Example: Basic Workflow
- Data: Labels, Latitude, and Longitude
- Create Simple Features (sf) Object
```
customer_sf <- 
  customer_table %>%
    sf::st_as_sf(coords = c("longitude", "latitude"),
                 crs = 4326)
```
  - Merges the longitude and latitude columns into a geometry column and transforms the coordinates in that column according to projection (e.g. crs = 4326)
- View points on a map
```
mapview::mapview(customer_sf)
```
- Create Buffer Zones
```
customer_buffers <- 
  customer_sf %>%
    sf::st_transform(26914) %>%
    sf::st_buffer(5000)

mapview::mapview(customer_buffers)
```
  - Most of projections use meters, and based on the size of the circles as related to the size of Denton, TX, I’m guessing the radius of each circle is 5000m. Although, that still looks a little small.
- Create Isochrones
```
customer_drivetimes <- 
  customer_sf %>%
    mapboxapi::mb_isochrone(time = 10, 
                            profile = "driving", 
                            id_column = "name")

mapview::mapview(customer_drivetimes)
```
  - 10 minutes drive-time from each location
  - time (minutes): The maximum time supported is 60 minutes.
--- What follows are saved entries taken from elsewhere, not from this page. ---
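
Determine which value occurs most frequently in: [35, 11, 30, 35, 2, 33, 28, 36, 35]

35

Step 1: Count the frequency of each value:
  2: appears 1 time(s)
  11: appears 1 time(s)
  28: appears 1 time(s)
  30: appears 1 time(s)
  33: appears 1 time(s)
  35: appears 3 time(s)
  36: appears 1 time(s)
Step 2: The value 35 appears most frequently (3 times).
Step 3: Mode = 35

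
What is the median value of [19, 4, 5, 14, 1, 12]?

8.5

Step 1: Sort the data in ascending order: [1, 4, 5, 12, 14, 19]
Step 2: The number of values is n = 6.
Step 3: Since n is even, the median is the average of positions 3 and 4:
  Median = (5 + 12) / 2 = 8.5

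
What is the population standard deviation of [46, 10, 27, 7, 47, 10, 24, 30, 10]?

14.6523

Step 1: Compute the mean: 23.4444
Step 2: Sum of squared deviations from the mean: 1932.2222
Step 3: Population variance = 1932.2222 / 9 = 214.6914
Step 4: Standard deviation = sqrt(214.6914) = 14.6523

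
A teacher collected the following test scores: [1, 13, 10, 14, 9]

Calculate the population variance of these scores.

21.04

Step 1: Compute the mean: (1 + 13 + 10 + 14 + 9) / 5 = 9.4
Step 2: Compute squared deviations from the mean:
  (1 - 9.4)^2 = 70.56
  (13 - 9.4)^2 = 12.96
  (10 - 9.4)^2 = 0.36
  (14 - 9.4)^2 = 21.16
  (9 - 9.4)^2 = 0.16
Step 3: Sum of squared deviations = 105.2
Step 4: Population variance = 105.2 / 5 = 21.04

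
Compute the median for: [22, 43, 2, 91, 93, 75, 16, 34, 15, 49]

38.5

Step 1: Sort the data in ascending order: [2, 15, 16, 22, 34, 43, 49, 75, 91, 93]
Step 2: The number of values is n = 10.
Step 3: Since n is even, the median is the average of positions 5 and 6:
  Median = (34 + 43) / 2 = 38.5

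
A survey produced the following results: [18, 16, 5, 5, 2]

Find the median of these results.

5

Step 1: Sort the data in ascending order: [2, 5, 5, 16, 18]
Step 2: The number of values is n = 5.
Step 3: Since n is odd, the median is the middle value at position 3: 5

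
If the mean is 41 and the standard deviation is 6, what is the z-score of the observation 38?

-0.5

Step 1: Recall the z-score formula: z = (x - mu) / sigma
Step 2: Substitute values: z = (38 - 41) / 6
Step 3: z = -3 / 6 = -0.5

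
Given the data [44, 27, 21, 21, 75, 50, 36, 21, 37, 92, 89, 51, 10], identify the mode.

21

Step 1: Count the frequency of each value:
  10: appears 1 time(s)
  21: appears 3 time(s)
  27: appears 1 time(s)
  36: appears 1 time(s)
  37: appears 1 time(s)
  44: appears 1 time(s)
  50: appears 1 time(s)
  51: appears 1 time(s)
  75: appears 1 time(s)
  89: appears 1 time(s)
  92: appears 1 time(s)
Step 2: The value 21 appears most frequently (3 times).
Step 3: Mode = 21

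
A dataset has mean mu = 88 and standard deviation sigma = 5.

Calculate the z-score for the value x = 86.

-0.4

Step 1: Recall the z-score formula: z = (x - mu) / sigma
Step 2: Substitute values: z = (86 - 88) / 5
Step 3: z = -2 / 5 = -0.4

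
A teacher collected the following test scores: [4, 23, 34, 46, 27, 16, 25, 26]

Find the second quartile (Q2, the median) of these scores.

25.5

Step 1: Sort the data: [4, 16, 23, 25, 26, 27, 34, 46]
Step 2: n = 8
Step 3: Q2 is the median. Since n is even, it is the average of the values at positions 4 and 5:
  Q2 = (25 + 26) / 2 = 25.5
Step 4: Q2 = 25.5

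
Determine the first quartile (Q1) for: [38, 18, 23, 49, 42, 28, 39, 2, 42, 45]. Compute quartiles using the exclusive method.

21.75

Step 1: Sort the data: [2, 18, 23, 28, 38, 39, 42, 42, 45, 49]
Step 2: n = 10
Step 3: Using the exclusive quartile method:
  Q1 = 21.75
  Q2 (median) = 38.5
  Q3 = 42.75
  IQR = Q3 - Q1 = 42.75 - 21.75 = 21
Step 4: Q1 = 21.75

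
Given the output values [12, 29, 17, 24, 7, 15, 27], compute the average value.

18.7143

Step 1: Sum all values: 12 + 29 + 17 + 24 + 7 + 15 + 27 = 131
Step 2: Count the number of values: n = 7
Step 3: Mean = sum / n = 131 / 7 = 18.7143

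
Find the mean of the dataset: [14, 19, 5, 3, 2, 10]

8.8333

Step 1: Sum all values: 14 + 19 + 5 + 3 + 2 + 10 = 53
Step 2: Count the number of values: n = 6
Step 3: Mean = sum / n = 53 / 6 = 8.8333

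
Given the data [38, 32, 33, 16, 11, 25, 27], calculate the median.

27

Step 1: Sort the data in ascending order: [11, 16, 25, 27, 32, 33, 38]
Step 2: The number of values is n = 7.
Step 3: Since n is odd, the median is the middle value at position 4: 27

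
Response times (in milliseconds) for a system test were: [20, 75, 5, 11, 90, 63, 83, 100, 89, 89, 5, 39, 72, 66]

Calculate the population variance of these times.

1109.9439

Step 1: Compute the mean: (20 + 75 + 5 + 11 + 90 + 63 + 83 + 100 + 89 + 89 + 5 + 39 + 72 + 66) / 14 = 57.6429
Step 2: Compute squared deviations from the mean:
  (20 - 57.6429)^2 = 1416.9847
  (75 - 57.6429)^2 = 301.2704
  (5 - 57.6429)^2 = 2771.2704
  (11 - 57.6429)^2 = 2175.5561
  (90 - 57.6429)^2 = 1046.9847
  (63 - 57.6429)^2 = 28.699
  (83 - 57.6429)^2 = 642.9847
  (100 - 57.6429)^2 = 1794.1276
  (89 - 57.6429)^2 = 983.2704
  (89 - 57.6429)^2 = 983.2704
  (5 - 57.6429)^2 = 2771.2704
  (39 - 57.6429)^2 = 347.5561
  (72 - 57.6429)^2 = 206.1276
  (66 - 57.6429)^2 = 69.8418
Step 3: Sum of squared deviations = 15539.2143
Step 4: Population variance = 15539.2143 / 14 = 1109.9439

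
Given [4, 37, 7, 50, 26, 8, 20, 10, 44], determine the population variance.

266.0988

Step 1: Compute the mean: (4 + 37 + 7 + 50 + 26 + 8 + 20 + 10 + 44) / 9 = 22.8889
Step 2: Compute squared deviations from the mean:
  (4 - 22.8889)^2 = 356.7901
  (37 - 22.8889)^2 = 199.1235
  (7 - 22.8889)^2 = 252.4568
  (50 - 22.8889)^2 = 735.0123
  (26 - 22.8889)^2 = 9.679
  (8 - 22.8889)^2 = 221.679
  (20 - 22.8889)^2 = 8.3457
  (10 - 22.8889)^2 = 166.1235
  (44 - 22.8889)^2 = 445.679
Step 3: Sum of squared deviations = 2394.8889
Step 4: Population variance = 2394.8889 / 9 = 266.0988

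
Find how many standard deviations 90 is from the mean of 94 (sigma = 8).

-0.5

Step 1: Recall the z-score formula: z = (x - mu) / sigma
Step 2: Substitute values: z = (90 - 94) / 8
Step 3: z = -4 / 8 = -0.5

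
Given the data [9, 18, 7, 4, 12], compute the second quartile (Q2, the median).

9

Step 1: Sort the data: [4, 7, 9, 12, 18]
Step 2: n = 5
Step 3: Q2 is the median. Since n is odd, it is the middle value at position 3: 9
Step 4: Q2 = 9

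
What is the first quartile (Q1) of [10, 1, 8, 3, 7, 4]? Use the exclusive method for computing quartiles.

2.5

Step 1: Sort the data: [1, 3, 4, 7, 8, 10]
Step 2: n = 6
Step 3: Using the exclusive quartile method:
  Q1 = 2.5
  Q2 (median) = 5.5
  Q3 = 8.5
  IQR = Q3 - Q1 = 8.5 - 2.5 = 6
Step 4: Q1 = 2.5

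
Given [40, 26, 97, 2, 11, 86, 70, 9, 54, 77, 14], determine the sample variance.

1175.5636

Step 1: Compute the mean: (40 + 26 + 97 + 2 + 11 + 86 + 70 + 9 + 54 + 77 + 14) / 11 = 44.1818
Step 2: Compute squared deviations from the mean:
  (40 - 44.1818)^2 = 17.4876
  (26 - 44.1818)^2 = 330.5785
  (97 - 44.1818)^2 = 2789.7603
  (2 - 44.1818)^2 = 1779.3058
  (11 - 44.1818)^2 = 1101.0331
  (86 - 44.1818)^2 = 1748.7603
  (70 - 44.1818)^2 = 666.5785
  (9 - 44.1818)^2 = 1237.7603
  (54 - 44.1818)^2 = 96.3967
  (77 - 44.1818)^2 = 1077.0331
  (14 - 44.1818)^2 = 910.9421
Step 3: Sum of squared deviations = 11755.6364
Step 4: Sample variance = 11755.6364 / 10 = 1175.5636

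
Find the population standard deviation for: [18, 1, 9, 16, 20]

6.9685

Step 1: Compute the mean: 12.8
Step 2: Sum of squared deviations from the mean: 242.8
Step 3: Population variance = 242.8 / 5 = 48.56
Step 4: Standard deviation = sqrt(48.56) = 6.9685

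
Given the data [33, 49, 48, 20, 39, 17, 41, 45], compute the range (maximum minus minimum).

32

Step 1: Identify the maximum value: max = 49
Step 2: Identify the minimum value: min = 17
Step 3: Range = max - min = 49 - 17 = 32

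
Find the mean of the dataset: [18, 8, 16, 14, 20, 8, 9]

13.2857

Step 1: Sum all values: 18 + 8 + 16 + 14 + 20 + 8 + 9 = 93
Step 2: Count the number of values: n = 7
Step 3: Mean = sum / n = 93 / 7 = 13.2857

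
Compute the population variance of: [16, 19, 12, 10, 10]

12.64

Step 1: Compute the mean: (16 + 19 + 12 + 10 + 10) / 5 = 13.4
Step 2: Compute squared deviations from the mean:
  (16 - 13.4)^2 = 6.76
  (19 - 13.4)^2 = 31.36
  (12 - 13.4)^2 = 1.96
  (10 - 13.4)^2 = 11.56
  (10 - 13.4)^2 = 11.56
Step 3: Sum of squared deviations = 63.2
Step 4: Population variance = 63.2 / 5 = 12.64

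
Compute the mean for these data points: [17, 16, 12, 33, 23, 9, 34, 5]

18.625

Step 1: Sum all values: 17 + 16 + 12 + 33 + 23 + 9 + 34 + 5 = 149
Step 2: Count the number of values: n = 8
Step 3: Mean = sum / n = 149 / 8 = 18.625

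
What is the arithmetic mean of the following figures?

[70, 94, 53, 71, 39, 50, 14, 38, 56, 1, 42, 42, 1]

43.9231

Step 1: Sum all values: 70 + 94 + 53 + 71 + 39 + 50 + 14 + 38 + 56 + 1 + 42 + 42 + 1 = 571
Step 2: Count the number of values: n = 13
Step 3: Mean = sum / n = 571 / 13 = 43.9231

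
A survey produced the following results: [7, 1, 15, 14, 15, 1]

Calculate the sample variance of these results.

45.7667

Step 1: Compute the mean: (7 + 1 + 15 + 14 + 15 + 1) / 6 = 8.8333
Step 2: Compute squared deviations from the mean:
  (7 - 8.8333)^2 = 3.3611
  (1 - 8.8333)^2 = 61.3611
  (15 - 8.8333)^2 = 38.0278
  (14 - 8.8333)^2 = 26.6944
  (15 - 8.8333)^2 = 38.0278
  (1 - 8.8333)^2 = 61.3611
Step 3: Sum of squared deviations = 228.8333
Step 4: Sample variance = 228.8333 / 5 = 45.7667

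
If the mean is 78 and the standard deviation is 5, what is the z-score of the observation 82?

0.8

Step 1: Recall the z-score formula: z = (x - mu) / sigma
Step 2: Substitute values: z = (82 - 78) / 5
Step 3: z = 4 / 5 = 0.8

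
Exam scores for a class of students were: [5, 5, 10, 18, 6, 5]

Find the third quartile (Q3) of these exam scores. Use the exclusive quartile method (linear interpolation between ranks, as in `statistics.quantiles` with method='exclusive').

12

Step 1: Sort the data: [5, 5, 5, 6, 10, 18]
Step 2: n = 6
Step 3: Using the exclusive quartile method:
  Q1 = 5
  Q2 (median) = 5.5
  Q3 = 12
  IQR = Q3 - Q1 = 12 - 5 = 7
Step 4: Q3 = 12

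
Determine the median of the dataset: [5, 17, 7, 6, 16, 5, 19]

7

Step 1: Sort the data in ascending order: [5, 5, 6, 7, 16, 17, 19]
Step 2: The number of values is n = 7.
Step 3: Since n is odd, the median is the middle value at position 4: 7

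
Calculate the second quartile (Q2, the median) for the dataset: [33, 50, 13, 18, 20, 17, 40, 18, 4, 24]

19

Step 1: Sort the data: [4, 13, 17, 18, 18, 20, 24, 33, 40, 50]
Step 2: n = 10
Step 3: Q2 is the median. Since n is even, it is the average of the values at positions 5 and 6:
  Q2 = (18 + 20) / 2 = 19
Step 4: Q2 = 19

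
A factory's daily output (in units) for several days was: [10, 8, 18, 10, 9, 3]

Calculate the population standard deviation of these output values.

4.4222

Step 1: Compute the mean: 9.6667
Step 2: Sum of squared deviations from the mean: 117.3333
Step 3: Population variance = 117.3333 / 6 = 19.5556
Step 4: Standard deviation = sqrt(19.5556) = 4.4222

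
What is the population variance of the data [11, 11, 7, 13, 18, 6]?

15.6667

Step 1: Compute the mean: (11 + 11 + 7 + 13 + 18 + 6) / 6 = 11
Step 2: Compute squared deviations from the mean:
  (11 - 11)^2 = 0
  (11 - 11)^2 = 0
  (7 - 11)^2 = 16
  (13 - 11)^2 = 4
  (18 - 11)^2 = 49
  (6 - 11)^2 = 25
Step 3: Sum of squared deviations = 94
Step 4: Population variance = 94 / 6 = 15.6667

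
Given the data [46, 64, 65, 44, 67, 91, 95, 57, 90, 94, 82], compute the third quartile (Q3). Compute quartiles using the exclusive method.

91

Step 1: Sort the data: [44, 46, 57, 64, 65, 67, 82, 90, 91, 94, 95]
Step 2: n = 11
Step 3: Using the exclusive quartile method:
  Q1 = 57
  Q2 (median) = 67
  Q3 = 91
  IQR = Q3 - Q1 = 91 - 57 = 34
Step 4: Q3 = 91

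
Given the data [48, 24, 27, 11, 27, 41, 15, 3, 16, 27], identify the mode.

27

Step 1: Count the frequency of each value:
  3: appears 1 time(s)
  11: appears 1 time(s)
  15: appears 1 time(s)
  16: appears 1 time(s)
  24: appears 1 time(s)
  27: appears 3 time(s)
  41: appears 1 time(s)
  48: appears 1 time(s)
Step 2: The value 27 appears most frequently (3 times).
Step 3: Mode = 27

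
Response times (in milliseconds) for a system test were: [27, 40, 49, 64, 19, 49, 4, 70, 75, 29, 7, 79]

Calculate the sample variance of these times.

674.0606

Step 1: Compute the mean: (27 + 40 + 49 + 64 + 19 + 49 + 4 + 70 + 75 + 29 + 7 + 79) / 12 = 42.6667
Step 2: Compute squared deviations from the mean:
  (27 - 42.6667)^2 = 245.4444
  (40 - 42.6667)^2 = 7.1111
  (49 - 42.6667)^2 = 40.1111
  (64 - 42.6667)^2 = 455.1111
  (19 - 42.6667)^2 = 560.1111
  (49 - 42.6667)^2 = 40.1111
  (4 - 42.6667)^2 = 1495.1111
  (70 - 42.6667)^2 = 747.1111
  (75 - 42.6667)^2 = 1045.4444
  (29 - 42.6667)^2 = 186.7778
  (7 - 42.6667)^2 = 1272.1111
  (79 - 42.6667)^2 = 1320.1111
Step 3: Sum of squared deviations = 7414.6667
Step 4: Sample variance = 7414.6667 / 11 = 674.0606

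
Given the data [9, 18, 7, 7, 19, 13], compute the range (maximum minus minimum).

12

Step 1: Identify the maximum value: max = 19
Step 2: Identify the minimum value: min = 7
Step 3: Range = max - min = 19 - 7 = 12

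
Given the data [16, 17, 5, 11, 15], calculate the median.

15

Step 1: Sort the data in ascending order: [5, 11, 15, 16, 17]
Step 2: The number of values is n = 5.
Step 3: Since n is odd, the median is the middle value at position 3: 15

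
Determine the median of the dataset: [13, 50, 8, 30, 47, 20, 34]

30

Step 1: Sort the data in ascending order: [8, 13, 20, 30, 34, 47, 50]
Step 2: The number of values is n = 7.
Step 3: Since n is odd, the median is the middle value at position 4: 30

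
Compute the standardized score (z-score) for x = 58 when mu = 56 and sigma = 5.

0.4

Step 1: Recall the z-score formula: z = (x - mu) / sigma
Step 2: Substitute values: z = (58 - 56) / 5
Step 3: z = 2 / 5 = 0.4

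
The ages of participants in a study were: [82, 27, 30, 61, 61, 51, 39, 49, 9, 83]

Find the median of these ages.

50

Step 1: Sort the data in ascending order: [9, 27, 30, 39, 49, 51, 61, 61, 82, 83]
Step 2: The number of values is n = 10.
Step 3: Since n is even, the median is the average of positions 5 and 6:
  Median = (49 + 51) / 2 = 50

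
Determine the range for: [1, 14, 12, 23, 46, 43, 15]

45

Step 1: Identify the maximum value: max = 46
Step 2: Identify the minimum value: min = 1
Step 3: Range = max - min = 46 - 1 = 45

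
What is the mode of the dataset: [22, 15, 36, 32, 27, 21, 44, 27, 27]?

27

Step 1: Count the frequency of each value:
  15: appears 1 time(s)
  21: appears 1 time(s)
  22: appears 1 time(s)
  27: appears 3 time(s)
  32: appears 1 time(s)
  36: appears 1 time(s)
  44: appears 1 time(s)
Step 2: The value 27 appears most frequently (3 times).
Step 3: Mode = 27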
Reflects traffic conditions for the date and time at which the function is called.
    - If reproducibility of isochrones is required, supply an argument to the depart_at argument.
  - depart_at: Specifying a time makes it a time-aware isochrone. Useful for modeling peak business hours or rush hour traffic, etc.
    - e.g. Adding depart_at = “2024-01-27T17:30” to the isochrone above gives you a 10-minute driving isochrone with predicted traffic at 5:30pm tomorrow
- Add Demographic Data
```
denton_income <- 
  tidycensus::get_acs(
    geography = "tract",
    variables = "B19013_001",
    state = "TX",
    county = "Denton",
    geometry = TRUE
  ) %>%
    select(tract_income = estimate) %>%
    sf::st_transform(st_crs(customer_sf))

customers_with_income <- customer_sf %>%
  sf::st_join(denton_income)

customers_with_income
```
  - Adds median income estimate according to the census tract each person lives in.
  - Joins on the geometry variable
Circular Buffer Approach
- Notes from GIS-based Approaches to Catchment Area Analyses of Mass Transit
- The simplest and most common used approach to make catchment areas of a location is to consider the Euclidean distance from the location.
- Due to limitations (See below), it’s best suited for overall analyses of catchment areas.
- Often the level of detail in the method has been increased by dividing the catchment area into different rings depending on the distance to the station.
  - Example: By applying weights for each ring it is possible to take into account that the expected share of potential travelers at a train station will drop when the distance to the stop is increased.
- Limitation: Does not take the geographical surroundings into account.
  - Example: In most cases, the actual walking distance to/from a location is longer than the Euclidean distance since there are natural barriers like rivers, buildings, rail tracks etc.
    - This limitation is often coped with by applying a detour factor that reduces the buffer distance to compensate for the longer walking distance.
    - However, in cases where the length of the detours varies considerably within the location’s surroundings, this solution is not very precise.
    - Furthermore, areas that are separated completely from a location, e.g. by rivers, might still be considered as part of the location’s catchment area
- Use Case: Ascertain Travel Potential to Determine Potential Station Locations
  - Every 50m along the proposed transit line, calculate the travel potential for that buffer area
    - Using the travel demand data for that buffer area, calculate travel potential
  - Travel Potential Graph
    - Left side represents the transit line.
    - Right Side
      - Y-Axis are locations where buffer areas were created.
      - X-Axis: Travel Potential
        
        Not sure if that is just smoothed line with a point estimate of Travel Potential at each location or how exactly those values are calculated.
        
        50m isn’t a large distance so maybe all the locations aren’t shown on the Y-Axis and the number of calculations produces an already, mostly, smooth line on it’s own.
        
        Partitioning a buffer zone into rings or some kind of interpolation could provided more granular estimates around the central buffer location.